BD is going to do fine. There are simply too many of us Home Theater enthusiasts. And now that new releases are going day and date w/ the SD version, most BD owners will buy or at least rent the BD version.
The big challenge is that most people just don't "get" HD. Everywhere I go (bank lobbies, restaurants, businesses, other people's homes) I see stretched SD material on HDTVs. It looks like horse$#@$.
Until the public figures this out, how are they going to understand BD?
But home theater enthusiasts like us will be buying these BD discs. We're got a hobby that we all love. And we love showing it off.
Everyone keeps mentioning BOGO sales but when was the last time Amazon had one of those, January?
Yes I know other retailers have had some here and there, the last I remember being Target but those discs were 29.99 to start with so it really wasn’t as great as when Amazon had the sales.
Well last year there was a BOGO sale every other week. I think they feel that now that they have won, they don't need to do them anymore. Or at least not as often.
That sounds about right to me. My point is, of this 40% [or whatever the actual number might be] many still have no interest in or knowledge of Blu Ray. While a HDTV can probably be considered a pre-requisite for owning a Blu Ray player, the opposite is not true. Further, of the remaining 60% who do not currently own a HDTV, it is basically a forgone conclusion that they eventually will.

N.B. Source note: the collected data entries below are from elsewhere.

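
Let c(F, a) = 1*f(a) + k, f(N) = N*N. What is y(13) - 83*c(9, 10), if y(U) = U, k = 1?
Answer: -8370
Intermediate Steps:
f(N) = N**2
c(F, a) = 1 + a**2 (c(F, a) = 1*a**2 + 1 = a**2 + 1 = 1 + a**2)
y(13) - 83*c(9, 10) = 13 - 83*(1 + 10**2) = 13 - 83*(1 + 100) = 13 - 83*101 = 13 - 8383 = -8370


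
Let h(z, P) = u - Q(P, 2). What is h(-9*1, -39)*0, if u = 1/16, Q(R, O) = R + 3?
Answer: 0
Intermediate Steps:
Q(R, O) = 3 + R
u = 1/16 ≈ 0.062500
h(z, P) = -47/16 - P (h(z, P) = 1/16 - (3 + P) = 1/16 + (-3 - P) = -47/16 - P)
h(-9*1, -39)*0 = (-47/16 - 1*(-39))*0 = (-47/16 + 39)*0 = (577/16)*0 = 0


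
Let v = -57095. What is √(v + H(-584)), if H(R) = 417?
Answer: I*√56678 ≈ 238.07*I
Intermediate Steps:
√(v + H(-584)) = √(-57095 + 417) = √(-56678) = I*√56678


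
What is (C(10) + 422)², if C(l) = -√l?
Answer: (422 - √10)² ≈ 1.7543e+5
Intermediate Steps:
(C(10) + 422)² = (-√10 + 422)² = (422 - √10)²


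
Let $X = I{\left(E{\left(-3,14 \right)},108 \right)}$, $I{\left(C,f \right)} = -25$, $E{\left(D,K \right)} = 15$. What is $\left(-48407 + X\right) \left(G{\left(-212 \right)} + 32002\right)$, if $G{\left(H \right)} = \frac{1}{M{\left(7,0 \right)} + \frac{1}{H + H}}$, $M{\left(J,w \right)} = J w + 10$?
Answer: $- \frac{2190045025888}{1413} \approx -1.5499 \cdot 10^{9}$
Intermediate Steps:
$M{\left(J,w \right)} = 10 + J w$
$G{\left(H \right)} = \frac{1}{10 + \frac{1}{2 H}}$ ($G{\left(H \right)} = \frac{1}{\left(10 + 7 \cdot 0\right) + \frac{1}{H + H}} = \frac{1}{\left(10 + 0\right) + \frac{1}{2 H}} = \frac{1}{10 + \frac{1}{2 H}}$)
$X = -25$
$\left(-48407 + X\right) \left(G{\left(-212 \right)} + 32002\right) = \left(-48407 - 25\right) \left(2 \left(-212\right) \frac{1}{1 + 20 \left(-212\right)} + 32002\right) = - 48432 \left(2 \left(-212\right) \frac{1}{1 - 4240} + 32002\right) = - 48432 \left(2 \left(-212\right) \frac{1}{-4239} + 32002\right) = - 48432 \left(2 \left(-212\right) \left(- \frac{1}{4239}\right) + 32002\right) = - 48432 \left(\frac{424}{4239} + 32002\right) = \left(-48432\right) \frac{135656902}{4239} = - \frac{2190045025888}{1413}$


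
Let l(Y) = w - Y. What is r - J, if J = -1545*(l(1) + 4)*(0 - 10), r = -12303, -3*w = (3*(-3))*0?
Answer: -58653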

At some point, HDTV will reach critical mass. The US government has all but guaranteed it. Blu Ray has no such assurance, thus people still need to be "incentivized." Lower prices (along with some educational marketing) are the quickest route to this.
It could be, that it´s more like they don´t understand aspect ratios and don´t know how to use "set-up menu" with their TV-set. Now with their fancy WIDESCREEN-sets, everything has to "fill the screen", so 4:3-material is "stretched" and some people even use "zoom" with 2.35:1-material.. It´s of course quite sad.
Oh man . . . 800.com was awesome. Three DVDs for $1.00. Thankfully we were pretty early adopters of DVD, so I was able to use all of my family and friends addresses to max-out this promotion. I think I ended up with 24 DVDs for $8.00 total - a great way to start a collection. When I think about the nearly $10,000 dollars I've invested in the format overall - I still think it was worth it for the format.
Risking momentarily drifting even further off-subject - even one of my local TV stations is so clueless that they squeeze their video vertically so they can run sports scores or something across the bottom. I never actually read it, so I'm not sure what it is. Anyhow, it adds another twenty or more pounds to their news-readers!
Back to our regularly scheduled program, already in progress.....
Great deals indeed though one has to wonder whether the economic impact of such was worth it. I love a great deal just like anyone else, but I wouldn't really want to see more of the same right now (w/ another .com crash and all that)...
The Apex pricing was weird because of a number of factors. The very first model was readily hackable not only to remove region coding, but Macrovision as well. As I recall, it sold in the summer of 1998 for about $175 off the shelves, but when Steve Tannehill and others started letting people know what that thing could do, you couldn't get them for love or money---they ran $400 regularly on eBay. They were insanely hot. The followup models were still hackable but not as easily and when they came in mass quantities then the price cratered and that let to the $80 prices. Still, the basic price was pretty attractive that early in the life cycle of DVD. And my first generation Apex is still playing fine.